Regarding the preferences of the international market: I don't think they're primarily race-based. American films have dominated for decades because they're generally better-produced, better-shot, better-financed. To cite a historical example: in China in the 1920s, local filmmakers couldn't compete with Hollywood. But then talking pictures came in-- and in an age before dubbing, foreign films ceased to be easily translatable. There was a subsequent boom in Chinese silent film, lasting into the late 30s, but it had nothing to do with the complexion of the actors and everything to do with accessible product.
American films still have a reputation for delivering the highest-quality audiovisual experience. They don't have a lot of motivation to alter their casting methods.
Certainly part of Hollywood's success overseas has been the sheer quality of the film making (regardless of the quality of the scripts), but there is a strong belief among the studios that American films fronted by non-white actors and films that have a significant non-white cast do considerably less business overseas than those with white leads. This results in those films not getting international releases, or a select few getting very limited international releases. It also results in studios outright refusing to consider actors of color for lead roles in large releases, those big blockbusters that they are counting on to double or triple their box office take. Spike Lee, for one, has long argued against this traditional Hollywood thinking (and his Denzel-fronted flick, Inside Man, did over half its business internationally, proving his point). But to this day he can barely get his projects greenlit despite showing a film by a black director with a black lead could "travel" (despite his desire to make it, and despite its international profits, he still hasn't gotten a greenlight on a sequel to Inside Man, if you can believe it).
We agree that international audiences aren't swayed in a significant manner one way or the other by the ethnicity of the lead - a point I was making in my previous post if that wasn't clear. But I don't believe Hollywood isn't motivated to change their casting because they feel they're already making a satisfactory amount of money overseas. Their willingness to compromise in the face of pressure from the Chinese government being one example of them trying to squeeze a few more dollars out of an international market that is already providing lucrative; the fear that a film titled, simply, "Captain America" wouldn't fly overseas was another - it's why "The First Avenger" was globbed on, to pacify those they thought might be a little anti-American or, more specifically, anti-America being up its own ass; making GI Joe an international organization rather than sticking to its US-based roots was probably the most gratuitously pandering to perceived international sensibilities of any recent flicks. I also think they rely on a very specific formula that they believe appeals to international audiences, and part of that formula is a white lead (Prince of Persia and the Last Airbender being two examples of films that were seemingly whitewashed specifically to appeal to larger audiences).

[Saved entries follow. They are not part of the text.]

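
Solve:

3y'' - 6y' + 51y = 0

Characteristic equation: 3r² - 6r + 51 = 0
Divide by 3: r² - 2r + 17 = 0
Roots: r = 1 ± 4i (complex conjugates)
General solution: y = e^x(C₁cos(4x) + C₂sin(4x))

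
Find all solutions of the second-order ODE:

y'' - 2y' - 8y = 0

Characteristic equation: r² - 2r - 8 = 0
Roots: r = 4, -2 (distinct real)
General solution: y = C₁e^(4x) + C₂e^(-2x)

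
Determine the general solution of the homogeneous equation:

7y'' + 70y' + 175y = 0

Characteristic equation: 7r² + 70r + 175 = 0
Divide by 7: r² + 10r + 25 = 0
Factored: (r + 5)² = 0
Repeated root: r = -5
General solution: y = (C₁ + C₂x)e^(-5x)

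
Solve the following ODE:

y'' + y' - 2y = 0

Characteristic equation: r² + r - 2 = 0
Roots: r = 1, -2 (distinct real)
General solution: y = C₁e^x + C₂e^(-2x)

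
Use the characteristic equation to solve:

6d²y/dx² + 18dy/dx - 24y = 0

Characteristic equation: 6r² + 18r - 24 = 0
Divide by 6: r² + 3r - 4 = 0
Roots: r = 1, -4 (distinct real)
General solution: y = C₁e^x + C₂e^(-4x)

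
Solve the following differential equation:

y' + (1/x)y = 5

Using integrating factor method:

General solution: y = (5/2)x + C/x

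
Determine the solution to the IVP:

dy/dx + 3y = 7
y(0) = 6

General solution: y = 7/3 + Ce^(-3x)
Applying y(0) = 6: C = 6 - 7/3 = 11/3
Particular solution: y = 7/3 + (11/3)e^(-3x)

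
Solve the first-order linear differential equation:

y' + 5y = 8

Using integrating factor method:

General solution: y = 8/5 + Ce^(-5x)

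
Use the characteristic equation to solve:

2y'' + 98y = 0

Characteristic equation: 2r² + 98 = 0
Divide by 2: r² + 49 = 0
Roots: r = ±7i (complex conjugates)
General solution: y = C₁cos(7x) + C₂sin(7x)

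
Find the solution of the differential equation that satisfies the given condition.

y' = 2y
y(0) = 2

General solution: y = Ce^(2x)
Applying IC y(0) = 2:
Particular solution: y = 2e^(2x)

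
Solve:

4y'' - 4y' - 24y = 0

Characteristic equation: 4r² - 4r - 24 = 0
Divide by 4: r² - r - 6 = 0
Roots: r = 3, -2 (distinct real)
General solution: y = C₁e^(3x) + C₂e^(-2x)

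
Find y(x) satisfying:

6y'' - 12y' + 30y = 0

Characteristic equation: 6r² - 12r + 30 = 0
Divide by 6: r² - 2r + 5 = 0
Roots: r = 1 ± 2i (complex conjugates)
General solution: y = e^x(C₁cos(2x) + C₂sin(2x))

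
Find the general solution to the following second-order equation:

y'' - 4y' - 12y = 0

Characteristic equation: r² - 4r - 12 = 0
Roots: r = 6, -2 (distinct real)
General solution: y = C₁e^(6x) + C₂e^(-2x)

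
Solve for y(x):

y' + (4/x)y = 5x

Using integrating factor method:

General solution: y = (5/6)x^2 + Cx^(-4)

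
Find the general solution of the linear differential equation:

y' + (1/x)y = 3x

Using integrating factor method:

General solution: y = x^2 + C/x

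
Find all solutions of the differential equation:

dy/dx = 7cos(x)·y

Separating variables and integrating:
ln|y| = 7sin(x) + C

General solution: y = Ce^(7sin(x))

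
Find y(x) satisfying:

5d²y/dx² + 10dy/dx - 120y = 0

Characteristic equation: 5r² + 10r - 120 = 0
Divide by 5: r² + 2r - 24 = 0
Roots: r = 4, -6 (distinct real)
General solution: y = C₁e^(4x) + C₂e^(-6x)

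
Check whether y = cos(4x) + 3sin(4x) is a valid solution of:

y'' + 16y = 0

Verification:
y'' = -16cos(4x) - 48sin(4x)
y'' + 16y = 0 ✓

Yes, it is a solution.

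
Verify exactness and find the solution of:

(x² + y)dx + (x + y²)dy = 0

Verify exactness: ∂M/∂y = ∂N/∂x ✓
Find F(x,y) such that ∂F/∂x = M, ∂F/∂y = N
Solution: x³/3 + xy + y³/3 = C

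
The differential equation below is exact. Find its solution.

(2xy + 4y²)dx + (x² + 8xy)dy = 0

Verify exactness: ∂M/∂y = ∂N/∂x ✓
Find F(x,y) such that ∂F/∂x = M, ∂F/∂y = N
Solution: x²y + 4xy² = C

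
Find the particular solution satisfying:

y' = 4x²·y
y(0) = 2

General solution: y = Ce^(4x³/3)
Applying IC y(0) = 2:
Particular solution: y = 2e^(4x³/3)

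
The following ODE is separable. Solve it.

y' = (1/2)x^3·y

Separating variables and integrating:
ln|y| = x^4/8 + C

General solution: y = Ce^(x^4/8)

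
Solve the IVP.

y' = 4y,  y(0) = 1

General solution: y = Ce^(4x)
Applying IC y(0) = 1:
Particular solution: y = e^(4x)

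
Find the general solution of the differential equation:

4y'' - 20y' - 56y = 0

Characteristic equation: 4r² - 20r - 56 = 0
Divide by 4: r² - 5r - 14 = 0
Roots: r = 7, -2 (distinct real)
General solution: y = C₁e^(7x) + C₂e^(-2x)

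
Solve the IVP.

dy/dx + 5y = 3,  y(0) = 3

General solution: y = 3/5 + Ce^(-5x)
Applying y(0) = 3: C = 3 - 3/5 = 12/5
Particular solution: y = 3/5 + (12/5)e^(-5x)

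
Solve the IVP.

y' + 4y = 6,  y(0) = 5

General solution: y = 3/2 + Ce^(-4x)
Applying y(0) = 5: C = 5 - 3/2 = 7/2
Particular solution: y = 3/2 + (7/2)e^(-4x)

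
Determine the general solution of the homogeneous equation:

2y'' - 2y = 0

Characteristic equation: 2r² - 2 = 0
Divide by 2: r² - 1 = 0
Roots: r = 1, -1 (distinct real)
General solution: y = C₁e^x + C₂e^(-x)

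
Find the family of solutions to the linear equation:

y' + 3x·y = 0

Using integrating factor method:

General solution: y = Ce^(-3x^2/2)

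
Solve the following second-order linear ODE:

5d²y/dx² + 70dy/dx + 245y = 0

Characteristic equation: 5r² + 70r + 245 = 0
Divide by 5: r² + 14r + 49 = 0
Factored: (r + 7)² = 0
Repeated root: r = -7
General solution: y = (C₁ + C₂x)e^(-7x)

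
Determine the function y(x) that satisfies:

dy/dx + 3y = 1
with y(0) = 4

General solution: y = 1/3 + Ce^(-3x)
Applying y(0) = 4: C = 4 - 1/3 = 11/3
Particular solution: y = 1/3 + (11/3)e^(-3x)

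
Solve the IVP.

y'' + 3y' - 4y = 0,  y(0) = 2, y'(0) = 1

General solution: y = C₁e^x + C₂e^(-4x)
Applying ICs: C₁ = 9/5, C₂ = 1/5
Particular solution: y = (9/5)e^x + (1/5)e^(-4x)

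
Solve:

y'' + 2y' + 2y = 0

Characteristic equation: r² + 2r + 2 = 0
Roots: r = -1 ± i (complex conjugates)
General solution: y = e^(-x)(C₁cos(x) + C₂sin(x))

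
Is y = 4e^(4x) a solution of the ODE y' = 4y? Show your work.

Verification:
y = 4e^(4x)
y' = 16e^(4x)
4y = 16e^(4x)
y' = 4y ✓

Yes, it is a solution.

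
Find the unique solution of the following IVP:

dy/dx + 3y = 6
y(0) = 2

General solution: y = 2 + Ce^(-3x)
Applying y(0) = 2: C = 2 - 2 = 0
Particular solution: y = 2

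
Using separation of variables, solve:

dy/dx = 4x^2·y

Separating variables and integrating:
ln|y| = 4x^3/3 + C

General solution: y = Ce^(4x^3/3)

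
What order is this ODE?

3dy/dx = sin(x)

The order is 1 (highest derivative is of order 1).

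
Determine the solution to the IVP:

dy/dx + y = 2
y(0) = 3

General solution: y = 2 + Ce^(-x)
Applying y(0) = 3: C = 3 - 2 = 1
Particular solution: y = 2 + e^(-x)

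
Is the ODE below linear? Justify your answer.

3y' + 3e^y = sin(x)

No. Nonlinear (e^y is nonlinear in y)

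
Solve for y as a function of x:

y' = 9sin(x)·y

Separating variables and integrating:
ln|y| = -9cos(x) + C

General solution: y = Ce^(-9cos(x))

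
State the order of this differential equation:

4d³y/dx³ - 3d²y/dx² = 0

The order is 3 (highest derivative is of order 3).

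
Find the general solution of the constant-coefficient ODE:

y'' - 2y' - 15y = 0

Characteristic equation: r² - 2r - 15 = 0
Roots: r = 5, -3 (distinct real)
General solution: y = C₁e^(5x) + C₂e^(-3x)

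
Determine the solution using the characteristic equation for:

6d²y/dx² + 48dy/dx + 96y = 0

Characteristic equation: 6r² + 48r + 96 = 0
Divide by 6: r² + 8r + 16 = 0
Factored: (r + 4)² = 0
Repeated root: r = -4
General solution: y = (C₁ + C₂x)e^(-4x)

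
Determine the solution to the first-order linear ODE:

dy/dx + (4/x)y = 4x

Using integrating factor method:

General solution: y = (2/3)x^2 + Cx^(-4)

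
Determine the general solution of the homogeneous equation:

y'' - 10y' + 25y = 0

Characteristic equation: r² - 10r + 25 = 0
Factored: (r - 5)² = 0
Repeated root: r = 5
General solution: y = (C₁ + C₂x)e^(5x)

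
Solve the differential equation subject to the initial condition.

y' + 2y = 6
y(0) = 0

General solution: y = 3 + Ce^(-2x)
Applying y(0) = 0: C = 0 - 3 = -3
Particular solution: y = 3 - 3e^(-2x)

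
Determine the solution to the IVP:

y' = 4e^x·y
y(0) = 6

General solution: y = Ce^(4e^x)
Applying IC y(0) = 6:
Particular solution: y = 6e^(4(e^x - 1))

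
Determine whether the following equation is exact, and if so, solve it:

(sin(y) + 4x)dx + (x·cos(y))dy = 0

Verify exactness: ∂M/∂y = ∂N/∂x ✓
Find F(x,y) such that ∂F/∂x = M, ∂F/∂y = N
Solution: x·sin(y) + 2x² = C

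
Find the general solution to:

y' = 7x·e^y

Separating variables and integrating:
-e^(-y) = 7x²/2 + C

General solution: y = -ln(C - 7x²/2)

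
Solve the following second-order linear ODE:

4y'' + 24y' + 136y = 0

Characteristic equation: 4r² + 24r + 136 = 0
Divide by 4: r² + 6r + 34 = 0
Roots: r = -3 ± 5i (complex conjugates)
General solution: y = e^(-3x)(C₁cos(5x) + C₂sin(5x))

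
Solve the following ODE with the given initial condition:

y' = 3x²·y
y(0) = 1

General solution: y = Ce^(x³)
Applying IC y(0) = 1:
Particular solution: y = e^(x³)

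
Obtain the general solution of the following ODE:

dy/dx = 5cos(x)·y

Separating variables and integrating:
ln|y| = 5sin(x) + C

General solution: y = Ce^(5sin(x))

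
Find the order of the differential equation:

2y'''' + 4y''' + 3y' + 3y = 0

The order is 4 (highest derivative is of order 4).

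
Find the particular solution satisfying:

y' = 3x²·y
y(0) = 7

General solution: y = Ce^(x³)
Applying IC y(0) = 7:
Particular solution: y = 7e^(x³)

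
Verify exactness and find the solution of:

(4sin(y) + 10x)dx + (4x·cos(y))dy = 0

Verify exactness: ∂M/∂y = ∂N/∂x ✓
Find F(x,y) such that ∂F/∂x = M, ∂F/∂y = N
Solution: 4x·sin(y) + 5x² = C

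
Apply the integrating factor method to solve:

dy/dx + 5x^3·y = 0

Using integrating factor method:

General solution: y = Ce^(-5x^4/4)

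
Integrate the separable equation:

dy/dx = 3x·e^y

Separating variables and integrating:
-e^(-y) = 3x²/2 + C

General solution: y = -ln(C - 3x²/2)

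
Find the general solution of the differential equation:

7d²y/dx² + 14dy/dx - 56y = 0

Characteristic equation: 7r² + 14r - 56 = 0
Divide by 7: r² + 2r - 8 = 0
Roots: r = 2, -4 (distinct real)
General solution: y = C₁e^(2x) + C₂e^(-4x)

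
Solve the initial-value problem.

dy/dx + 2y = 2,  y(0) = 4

General solution: y = 1 + Ce^(-2x)
Applying y(0) = 4: C = 4 - 1 = 3
Particular solution: y = 1 + 3e^(-2x)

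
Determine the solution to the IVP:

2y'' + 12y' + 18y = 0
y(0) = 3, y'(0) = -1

General solution: y = (C₁ + C₂x)e^(-3x)
Repeated root r = -3
Applying ICs: C₁ = 3, C₂ = 8
Particular solution: y = (3 + 8x)e^(-3x)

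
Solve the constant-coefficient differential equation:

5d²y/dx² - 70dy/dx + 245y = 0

Characteristic equation: 5r² - 70r + 245 = 0
Divide by 5: r² - 14r + 49 = 0
Factored: (r - 7)² = 0
Repeated root: r = 7
General solution: y = (C₁ + C₂x)e^(7x)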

If they thought casting an Arab man would have boosted PoP's take by any percentage, they would have done so. If they thought casting Idris Elba would boost sales for a James Bond movie, I'm pretty sure you would see that. In fact, they tried once before casting a black actress in a role because of her name: Halle Berry as Catwoman. After failing to land some high profile white actresses, they figured that Berry would bring in more dollars than an unknown white actress. Well, they didn't count on the movie being such a disaster - though it did bring in slightly more overseas than it did domestically so they couldn't put that one on international tastes. And I'm sure the lesson they took out of that wasn't "make a better movie" but rather "cast a big name white actress and it doesn't matter if your movie sucks."
One reason I'm a big fan of the Wachowskis is that they have shown themselves to be fearless when it comes to the ethnic makeup of their films. They tried to get Will Smith as their lead in The Matrix. Despite failing to do so, they still put together one of the most diverse casts for a blockbuster in recent memory, with a central role going to Laurence Fishburne and a future society that puts other sci-fi films to shame when it comes to diversity. And their latest release, Cloud Atlas, seems to include a very front and center romance between Tom Hanks and Halle Berry. But despite numerous examples to the contrary, Hollywood still acts as if non-white casting is box office suicide.